Ils achevaient de souper lorsqu'un bruit de pas se fit entendre au dehors; Chien dressa les oreilles, mais sans grogner.
—Un veineux, dit la mère Chapdelaine. C'est Eutrope Gagnon qui vient nous voir.
La prophétie était facile puisque Eutrope Gagnon était leur unique voisin. L'aimée précédente, il avait pris une concession à deux milles de là avec son frère; ce dernier était monté aux chantiers pour l'hiver, le laissant seul dans la hutte de troncs bruts quels avaient élevée. Il apparut sur le seuil, son fanal à la main.
—Salut un chacun, fit-il en ôtant son casque de laine. La nuit était claire et il y a encore une croûte sur la neige; alors puisque ça marchait bien, j'ai pensé que je viendrais veiller et voir si vous étiez revenu.

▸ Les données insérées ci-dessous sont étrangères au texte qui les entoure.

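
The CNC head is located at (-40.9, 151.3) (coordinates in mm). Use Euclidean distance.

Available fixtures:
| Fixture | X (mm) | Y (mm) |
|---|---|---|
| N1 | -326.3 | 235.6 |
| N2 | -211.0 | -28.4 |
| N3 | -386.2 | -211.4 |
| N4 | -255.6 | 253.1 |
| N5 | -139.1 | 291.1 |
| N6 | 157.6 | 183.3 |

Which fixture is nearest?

Distances from (-40.9, 151.3):
N1: √((-285.4)² + (84.3)²) = √(81453.160 + 7106.490) = 297.6 mm
N2: √((-170.1)² + (-179.7)²) = √(28934.010 + 32292.090) = 247.4 mm
N3: √((-345.3)² + (-362.7)²) = √(119232.090 + 131551.290) = 500.8 mm
N4: √((-214.7)² + (101.8)²) = √(46096.090 + 10363.240) = 237.6 mm
N5: √((-98.2)² + (139.8)²) = √(9643.240 + 19544.040) = 170.8 mm
N6: √((198.5)² + (32.0)²) = √(39402.250 + 1024.000) = 201.1 mm
Minimum: N5 at 170.8 mm.

N5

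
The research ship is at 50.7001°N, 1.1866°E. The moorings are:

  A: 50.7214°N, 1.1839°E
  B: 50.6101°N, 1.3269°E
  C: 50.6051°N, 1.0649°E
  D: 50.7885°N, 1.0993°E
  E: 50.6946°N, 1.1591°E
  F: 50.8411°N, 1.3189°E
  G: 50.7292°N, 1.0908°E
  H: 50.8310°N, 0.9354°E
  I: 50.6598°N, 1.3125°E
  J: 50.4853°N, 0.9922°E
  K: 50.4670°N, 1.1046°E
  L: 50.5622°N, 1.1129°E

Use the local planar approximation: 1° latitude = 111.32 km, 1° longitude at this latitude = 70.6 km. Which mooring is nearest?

Distances from 50.7001°N, 1.1866°E:
A: √((0.0213·111.32)² + (-0.0027·70.6)²) = √(5.622191 + 0.036336) = 2.3788 km
B: √((-0.0900·111.32)² + (0.1403·70.6)²) = √(100.376353 + 98.112591) = 14.0886 km
C: √((-0.0950·111.32)² + (-0.1217·70.6)²) = √(111.839085 + 73.822808) = 13.6258 km
D: √((0.0884·111.32)² + (-0.0873·70.6)²) = √(96.839140 + 37.987253) = 11.6115 km
E: √((-0.0055·111.32)² + (-0.0275·70.6)²) = √(0.374862 + 3.769422) = 2.0358 km
F: √((0.1410·111.32)² + (0.1323·70.6)²) = √(246.368183 + 87.242699) = 18.2650 km
G: √((0.0291·111.32)² + (-0.0958·70.6)²) = √(10.493790 + 45.744662) = 7.4992 km
H: √((0.1309·111.32)² + (-0.2512·70.6)²) = √(212.337006 + 314.520293) = 22.9534 km
I: √((-0.0403·111.32)² + (0.1259·70.6)²) = √(20.125955 + 79.006143) = 9.9565 km
J: √((-0.2148·111.32)² + (-0.1944·70.6)²) = √(571.761554 + 188.365743) = 27.5704 km
K: √((-0.2331·111.32)² + (-0.0820·70.6)²) = √(673.334617 + 33.514837) = 26.5866 km
L: √((-0.1379·111.32)² + (-0.0737·70.6)²) = √(235.654061 + 27.073498) = 16.2089 km
Minimum: E at 2.0358 km.

E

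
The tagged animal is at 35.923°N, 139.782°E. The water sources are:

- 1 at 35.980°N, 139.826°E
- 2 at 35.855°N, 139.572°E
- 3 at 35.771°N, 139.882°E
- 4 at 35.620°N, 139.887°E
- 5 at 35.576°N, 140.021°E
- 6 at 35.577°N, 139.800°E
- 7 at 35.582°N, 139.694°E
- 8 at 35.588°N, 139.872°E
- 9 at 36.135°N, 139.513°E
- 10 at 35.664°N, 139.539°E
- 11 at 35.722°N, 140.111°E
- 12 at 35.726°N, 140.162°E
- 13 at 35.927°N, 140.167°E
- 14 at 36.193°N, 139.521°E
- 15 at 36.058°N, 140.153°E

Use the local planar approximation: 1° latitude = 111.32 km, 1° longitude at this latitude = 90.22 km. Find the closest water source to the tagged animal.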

Malgré qu'il vînt pour Maria, comme chacun savait, c'était au père Chapdelaine seulement qu'il s'adressait, un peu par timidité et un peu par respect de l'étiquette paysanne. Il prit la chaise qu'on lui avançait.
—Le temps est doux; c'est tout juste s'il ne mouille pas. On voit que les pluies de printemps arrivent...
C'était commencer ainsi une de ces conversations de paysans qui sont comme une interminable mélopée pleine de redites, chacun approuvant les paroles qui viennent d'être prononcées et y ajoutant d'autres paroles qui les répètent. Et le sujet en fut tout naturellement l'éternelle lamentation canadienne; la plainte sans révolte contre le fardeau écrasant du long hiver.
—Les animaux sont dans l'étable depuis la fin de septembre, et il ne reste quasiment plus rien dans la grange, dit la mère Chapdelaine. Hormis que le printemps n'arrive bientôt, je ne sais pas ce que nous allons faire.
—Encore trois semaines avant qu'on puisse les mettre dehors, pour le moins!